As we public transports in 2GIS added the schedule

@
Show original


2GIS helps to be guided with the city. You open the application, you enter the street or organization name into search, you find, you rejoice. After the necessary organization is found, there is a reasonable question: how there to reach? And if we paid recently to automobile scenarios considerable attention, journey search on public transport was forgotten a little partially. I will tell how journey search was created, I will share subtleties of collecting and information processing.
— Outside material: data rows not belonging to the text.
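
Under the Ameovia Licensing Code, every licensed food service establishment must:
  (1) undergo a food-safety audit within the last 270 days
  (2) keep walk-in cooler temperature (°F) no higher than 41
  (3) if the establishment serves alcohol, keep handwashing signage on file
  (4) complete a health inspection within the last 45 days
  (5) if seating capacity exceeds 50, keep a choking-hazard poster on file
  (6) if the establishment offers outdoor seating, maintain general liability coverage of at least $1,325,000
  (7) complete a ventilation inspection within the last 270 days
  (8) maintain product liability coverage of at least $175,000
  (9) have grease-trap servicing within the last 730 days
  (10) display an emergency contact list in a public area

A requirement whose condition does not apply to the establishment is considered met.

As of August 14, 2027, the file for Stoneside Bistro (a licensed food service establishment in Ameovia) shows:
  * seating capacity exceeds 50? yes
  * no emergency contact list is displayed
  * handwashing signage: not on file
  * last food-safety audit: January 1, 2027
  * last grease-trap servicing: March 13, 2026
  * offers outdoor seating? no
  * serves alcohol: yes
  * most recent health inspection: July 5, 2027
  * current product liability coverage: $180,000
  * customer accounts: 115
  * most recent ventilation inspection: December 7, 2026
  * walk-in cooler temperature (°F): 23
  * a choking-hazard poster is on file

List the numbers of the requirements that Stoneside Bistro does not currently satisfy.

3, 10

1. food-safety audit 225 days ago vs limit 270 → met
2. walk-in cooler temperature (°F) 23 ≤ 41 → met
3. condition 'serves alcohol' holds; handwashing signage absent → not met
4. health inspection 40 days ago vs limit 45 → met
5. condition 'seating capacity exceeds 50' holds; choking-hazard poster present → met
6. condition 'offers outdoor seating' does not hold → requirement n/a → met
7. ventilation inspection 250 days ago vs limit 270 → met
8. product liability coverage $180,000 ≥ $175,000 → met
9. grease-trap servicing 519 days ago vs limit 730 → met
10. emergency contact list absent → not met
Not met: 3, 10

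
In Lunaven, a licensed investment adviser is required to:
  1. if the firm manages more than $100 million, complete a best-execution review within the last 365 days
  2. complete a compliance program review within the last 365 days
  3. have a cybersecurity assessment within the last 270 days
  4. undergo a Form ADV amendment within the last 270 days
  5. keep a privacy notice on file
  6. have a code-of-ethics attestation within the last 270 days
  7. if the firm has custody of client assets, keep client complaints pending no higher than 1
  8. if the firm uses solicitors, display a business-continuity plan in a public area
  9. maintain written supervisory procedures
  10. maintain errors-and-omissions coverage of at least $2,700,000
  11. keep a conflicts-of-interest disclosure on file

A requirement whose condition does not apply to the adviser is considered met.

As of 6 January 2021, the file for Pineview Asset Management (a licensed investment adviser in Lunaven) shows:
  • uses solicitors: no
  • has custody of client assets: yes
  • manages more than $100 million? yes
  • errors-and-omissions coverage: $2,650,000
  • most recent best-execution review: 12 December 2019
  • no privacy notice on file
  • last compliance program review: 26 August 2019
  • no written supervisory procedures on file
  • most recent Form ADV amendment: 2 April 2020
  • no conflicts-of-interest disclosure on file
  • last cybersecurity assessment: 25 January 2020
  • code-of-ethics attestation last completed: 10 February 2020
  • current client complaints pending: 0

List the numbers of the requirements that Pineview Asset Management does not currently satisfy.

1, 2, 3, 4, 5, 6, 9, 10, 11

1. condition 'manages more than $100 million' holds; best-execution review 391 days ago vs limit 365 → not met
2. compliance program review 499 days ago vs limit 365 → not met
3. cybersecurity assessment 347 days ago vs limit 270 → not met
4. Form ADV amendment 279 days ago vs limit 270 → not met
5. privacy notice absent → not met
6. code-of-ethics attestation 331 days ago vs limit 270 → not met
7. condition 'has custody of client assets' holds; client complaints pending 0 ≤ 1 → met
8. condition 'uses solicitors' does not hold → requirement n/a → met
9. written supervisory procedures absent → not met
10. errors-and-omissions coverage $2,650,000 < $2,700,000 → not met
11. conflicts-of-interest disclosure absent → not met
Not met: 1, 2, 3, 4, 5, 6, 9, 10, 11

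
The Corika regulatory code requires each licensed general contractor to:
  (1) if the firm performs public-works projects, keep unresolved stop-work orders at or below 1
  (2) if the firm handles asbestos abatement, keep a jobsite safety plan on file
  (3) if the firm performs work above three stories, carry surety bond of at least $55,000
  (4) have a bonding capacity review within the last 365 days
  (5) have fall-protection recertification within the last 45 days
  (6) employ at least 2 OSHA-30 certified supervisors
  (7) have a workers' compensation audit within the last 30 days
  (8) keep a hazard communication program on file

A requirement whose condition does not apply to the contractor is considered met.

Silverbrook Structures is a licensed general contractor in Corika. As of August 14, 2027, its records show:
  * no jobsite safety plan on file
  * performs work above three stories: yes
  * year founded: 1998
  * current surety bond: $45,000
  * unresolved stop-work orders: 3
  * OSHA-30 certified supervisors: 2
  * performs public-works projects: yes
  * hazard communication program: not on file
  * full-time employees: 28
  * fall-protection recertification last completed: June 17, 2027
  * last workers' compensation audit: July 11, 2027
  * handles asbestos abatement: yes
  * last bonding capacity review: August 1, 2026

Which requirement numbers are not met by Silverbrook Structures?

1, 2, 3, 4, 5, 7, 8

1. condition 'performs public-works projects' holds; unresolved stop-work orders 3 > 1 → not met
2. condition 'handles asbestos abatement' holds; jobsite safety plan absent → not met
3. condition 'performs work above three stories' holds; surety bond $45,000 < $55,000 → not met
4. bonding capacity review 378 days ago vs limit 365 → not met
5. fall-protection recertification 58 days ago vs limit 45 → not met
6. OSHA-30 certified supervisors 2 ≥ 2 → met
7. workers' compensation audit 34 days ago vs limit 30 → not met
8. hazard communication program absent → not met
Not met: 1, 2, 3, 4, 5, 7, 8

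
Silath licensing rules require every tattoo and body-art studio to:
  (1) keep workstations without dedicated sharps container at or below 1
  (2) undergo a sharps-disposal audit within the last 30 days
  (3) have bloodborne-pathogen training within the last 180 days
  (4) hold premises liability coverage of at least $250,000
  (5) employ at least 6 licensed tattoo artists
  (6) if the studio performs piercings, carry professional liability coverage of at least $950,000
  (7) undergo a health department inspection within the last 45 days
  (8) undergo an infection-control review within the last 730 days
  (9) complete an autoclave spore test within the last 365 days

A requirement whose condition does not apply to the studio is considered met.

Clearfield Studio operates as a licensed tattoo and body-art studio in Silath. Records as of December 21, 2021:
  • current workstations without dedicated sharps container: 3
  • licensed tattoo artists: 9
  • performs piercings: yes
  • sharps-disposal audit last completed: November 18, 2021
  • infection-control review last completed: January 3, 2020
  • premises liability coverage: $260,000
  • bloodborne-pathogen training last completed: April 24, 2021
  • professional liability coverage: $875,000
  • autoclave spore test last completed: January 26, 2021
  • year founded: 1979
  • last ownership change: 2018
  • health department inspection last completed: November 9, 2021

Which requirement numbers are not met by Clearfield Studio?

1. workstations without dedicated sharps container 3 > 1 → not met
2. sharps-disposal audit 33 days ago vs limit 30 → not met
3. bloodborne-pathogen training 241 days ago vs limit 180 → not met
4. premises liability coverage $260,000 ≥ $250,000 → met
5. licensed tattoo artists 9 ≥ 6 → met
6. condition 'performs piercings' holds; professional liability coverage $875,000 < $950,000 → not met
7. health department inspection 42 days ago vs limit 45 → met
8. infection-control review 718 days ago vs limit 730 → met
9. autoclave spore test 329 days ago vs limit 365 → met
Not met: 1, 2, 3, 6

1, 2, 3, 6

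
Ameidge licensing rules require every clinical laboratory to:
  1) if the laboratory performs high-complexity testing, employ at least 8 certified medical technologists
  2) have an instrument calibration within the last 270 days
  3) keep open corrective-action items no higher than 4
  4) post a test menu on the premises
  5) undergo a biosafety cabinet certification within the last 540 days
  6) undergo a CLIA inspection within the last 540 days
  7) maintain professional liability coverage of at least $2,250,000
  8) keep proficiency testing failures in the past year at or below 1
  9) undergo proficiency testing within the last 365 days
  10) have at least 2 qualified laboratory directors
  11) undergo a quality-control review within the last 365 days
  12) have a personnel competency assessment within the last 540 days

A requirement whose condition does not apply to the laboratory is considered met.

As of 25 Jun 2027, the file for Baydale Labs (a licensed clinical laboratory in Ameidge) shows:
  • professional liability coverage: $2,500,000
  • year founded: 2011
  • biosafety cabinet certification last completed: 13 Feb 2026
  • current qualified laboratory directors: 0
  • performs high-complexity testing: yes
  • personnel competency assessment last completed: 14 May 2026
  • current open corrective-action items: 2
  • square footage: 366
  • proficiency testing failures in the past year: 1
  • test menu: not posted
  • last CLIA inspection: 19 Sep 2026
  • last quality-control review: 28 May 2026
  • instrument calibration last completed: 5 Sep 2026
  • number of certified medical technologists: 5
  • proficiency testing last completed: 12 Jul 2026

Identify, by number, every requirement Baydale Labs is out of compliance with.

1. condition 'performs high-complexity testing' holds; certified medical technologists 5 < 8 → not met
2. instrument calibration 293 days ago vs limit 270 → not met
3. open corrective-action items 2 ≤ 4 → met
4. test menu absent → not met
5. biosafety cabinet certification 497 days ago vs limit 540 → met
6. CLIA inspection 279 days ago vs limit 540 → met
7. professional liability coverage $2,500,000 ≥ $2,250,000 → met
8. proficiency testing failures in the past year 1 ≤ 1 → met
9. proficiency testing 348 days ago vs limit 365 → met
10. qualified laboratory directors 0 < 2 → not met
11. quality-control review 393 days ago vs limit 365 → not met
12. personnel competency assessment 407 days ago vs limit 540 → met
Not met: 1, 2, 4, 10, 11

1, 2, 4, 10, 11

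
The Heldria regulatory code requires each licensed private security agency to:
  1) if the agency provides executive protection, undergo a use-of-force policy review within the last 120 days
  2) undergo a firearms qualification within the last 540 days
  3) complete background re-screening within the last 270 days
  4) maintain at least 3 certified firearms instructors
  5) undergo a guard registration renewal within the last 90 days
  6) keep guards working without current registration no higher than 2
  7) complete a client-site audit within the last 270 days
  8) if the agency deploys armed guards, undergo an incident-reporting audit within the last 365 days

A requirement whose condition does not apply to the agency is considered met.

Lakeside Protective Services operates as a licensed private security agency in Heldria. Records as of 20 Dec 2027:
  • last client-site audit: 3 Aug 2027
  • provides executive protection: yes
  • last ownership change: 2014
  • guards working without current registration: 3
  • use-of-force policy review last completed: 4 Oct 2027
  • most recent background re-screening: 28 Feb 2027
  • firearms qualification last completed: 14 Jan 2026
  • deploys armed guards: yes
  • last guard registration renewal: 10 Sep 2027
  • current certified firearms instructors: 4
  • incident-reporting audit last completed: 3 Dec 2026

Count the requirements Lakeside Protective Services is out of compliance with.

5

1. condition 'provides executive protection' holds; use-of-force policy review 77 days ago vs limit 120 → met
2. firearms qualification 705 days ago vs limit 540 → not met
3. background re-screening 295 days ago vs limit 270 → not met
4. certified firearms instructors 4 ≥ 3 → met
5. guard registration renewal 101 days ago vs limit 90 → not met
6. guards working without current registration 3 > 2 → not met
7. client-site audit 139 days ago vs limit 270 → met
8. condition 'deploys armed guards' holds; incident-reporting audit 382 days ago vs limit 365 → not met
Not met: 5 of 8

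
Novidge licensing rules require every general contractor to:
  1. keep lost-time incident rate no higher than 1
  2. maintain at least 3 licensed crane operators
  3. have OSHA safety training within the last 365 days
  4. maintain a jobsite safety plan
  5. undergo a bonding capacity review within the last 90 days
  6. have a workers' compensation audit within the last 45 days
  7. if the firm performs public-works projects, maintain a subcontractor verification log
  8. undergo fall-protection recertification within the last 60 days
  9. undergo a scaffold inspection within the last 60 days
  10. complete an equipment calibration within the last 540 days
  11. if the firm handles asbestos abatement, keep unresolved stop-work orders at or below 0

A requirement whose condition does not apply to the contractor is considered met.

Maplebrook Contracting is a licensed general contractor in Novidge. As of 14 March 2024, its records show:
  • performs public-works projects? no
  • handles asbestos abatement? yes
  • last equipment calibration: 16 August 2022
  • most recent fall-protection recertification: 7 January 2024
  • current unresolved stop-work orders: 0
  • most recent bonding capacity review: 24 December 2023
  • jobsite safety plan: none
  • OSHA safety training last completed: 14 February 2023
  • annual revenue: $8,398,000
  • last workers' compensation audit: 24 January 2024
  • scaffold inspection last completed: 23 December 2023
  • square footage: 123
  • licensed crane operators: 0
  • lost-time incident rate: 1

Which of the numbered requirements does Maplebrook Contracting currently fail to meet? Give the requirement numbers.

1. lost-time incident rate 1 ≤ 1 → met
2. licensed crane operators 0 < 3 → not met
3. OSHA safety training 394 days ago vs limit 365 → not met
4. jobsite safety plan absent → not met
5. bonding capacity review 81 days ago vs limit 90 → met
6. workers' compensation audit 50 days ago vs limit 45 → not met
7. condition 'performs public-works projects' does not hold → requirement n/a → met
8. fall-protection recertification 67 days ago vs limit 60 → not met
9. scaffold inspection 82 days ago vs limit 60 → not met
10. equipment calibration 576 days ago vs limit 540 → not met
11. condition 'handles asbestos abatement' holds; unresolved stop-work orders 0 ≤ 0 → met
Not met: 2, 3, 4, 6, 8, 9, 10

2, 3, 4, 6, 8, 9, 10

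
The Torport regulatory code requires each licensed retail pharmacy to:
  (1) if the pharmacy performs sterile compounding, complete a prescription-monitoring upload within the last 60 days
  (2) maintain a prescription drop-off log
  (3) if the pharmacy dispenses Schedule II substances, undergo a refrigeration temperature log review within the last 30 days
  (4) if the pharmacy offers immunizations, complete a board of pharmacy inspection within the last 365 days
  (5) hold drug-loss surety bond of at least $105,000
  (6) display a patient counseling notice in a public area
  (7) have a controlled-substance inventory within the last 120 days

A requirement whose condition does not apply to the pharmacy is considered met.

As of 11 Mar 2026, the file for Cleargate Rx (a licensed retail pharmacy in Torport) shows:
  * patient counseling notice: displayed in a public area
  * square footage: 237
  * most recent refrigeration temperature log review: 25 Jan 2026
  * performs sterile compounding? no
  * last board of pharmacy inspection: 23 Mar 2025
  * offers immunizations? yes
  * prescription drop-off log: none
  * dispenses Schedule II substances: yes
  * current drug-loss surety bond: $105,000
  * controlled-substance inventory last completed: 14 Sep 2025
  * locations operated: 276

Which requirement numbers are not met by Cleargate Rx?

2, 3, 7

1. condition 'performs sterile compounding' does not hold → requirement n/a → met
2. prescription drop-off log absent → not met
3. condition 'dispenses Schedule II substances' holds; refrigeration temperature log review 45 days ago vs limit 30 → not met
4. condition 'offers immunizations' holds; board of pharmacy inspection 353 days ago vs limit 365 → met
5. drug-loss surety bond $105,000 ≥ $105,000 → met
6. patient counseling notice present → met
7. controlled-substance inventory 178 days ago vs limit 120 → not met
Not met: 2, 3, 7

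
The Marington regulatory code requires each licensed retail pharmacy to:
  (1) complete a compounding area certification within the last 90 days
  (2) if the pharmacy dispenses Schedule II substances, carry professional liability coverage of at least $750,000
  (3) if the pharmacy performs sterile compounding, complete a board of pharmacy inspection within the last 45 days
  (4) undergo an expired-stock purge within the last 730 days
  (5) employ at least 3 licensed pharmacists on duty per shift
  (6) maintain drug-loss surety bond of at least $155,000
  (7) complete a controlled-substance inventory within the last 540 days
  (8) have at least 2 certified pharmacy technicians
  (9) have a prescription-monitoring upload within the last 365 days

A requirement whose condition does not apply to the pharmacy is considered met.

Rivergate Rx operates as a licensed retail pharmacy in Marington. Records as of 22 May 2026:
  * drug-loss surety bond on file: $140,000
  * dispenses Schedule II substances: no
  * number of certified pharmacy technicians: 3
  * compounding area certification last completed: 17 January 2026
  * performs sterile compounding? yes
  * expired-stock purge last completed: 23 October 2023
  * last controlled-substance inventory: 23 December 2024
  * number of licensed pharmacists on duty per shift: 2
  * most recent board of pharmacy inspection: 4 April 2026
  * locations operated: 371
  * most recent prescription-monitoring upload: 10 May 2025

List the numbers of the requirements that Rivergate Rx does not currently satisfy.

1. compounding area certification 125 days ago vs limit 90 → not met
2. condition 'dispenses Schedule II substances' does not hold → requirement n/a → met
3. condition 'performs sterile compounding' holds; board of pharmacy inspection 48 days ago vs limit 45 → not met
4. expired-stock purge 942 days ago vs limit 730 → not met
5. licensed pharmacists on duty per shift 2 < 3 → not met
6. drug-loss surety bond $140,000 < $155,000 → not met
7. controlled-substance inventory 515 days ago vs limit 540 → met
8. certified pharmacy technicians 3 ≥ 2 → met
9. prescription-monitoring upload 377 days ago vs limit 365 → not met
Not met: 1, 3, 4, 5, 6, 9

1, 3, 4, 5, 6, 9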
From where undertook a task


We like to communicate with users. At the end of 2016 we conducted survey to find out how our users use public transport. The result turned out curious — we share.

" As often you use

?
"

as a whole, in all cities of presence of 2GIS more than a half of respondents use public transport every day. The city is larger, the more people use public transport daily. On weekdays it is most popular with inhabitants Moscow and Saint Petersburg, and in other cities people actively use public transport and during week-end.

dealt With the frequency of use, to look at time, what types public transports — favourites of citizens. " What types transports you prefer

" result quite we expect

of Rather top positions. In the large cities a preferable look transports — the subway. The second place at buses. More than a third of Muscovites use an electric train. In Novosibirsk go by minibuses, and in Saint Petersburg, in addition, love trams.

Interesting opening became that a half of respondents can be at the appointment end of the resources on foot.

the Following stage became clarification of weaknesses of 2GIS. We came to users with a question — that does not suffice to us?

" of That does not suffice

in 2GIS?
"

the Task with a choice of concrete types transports we solved by means of recently released filters where the user can specify, what look transports it wants to use. And here the question "When will arrive the bus? " remained actual for 64% of the interrogated users.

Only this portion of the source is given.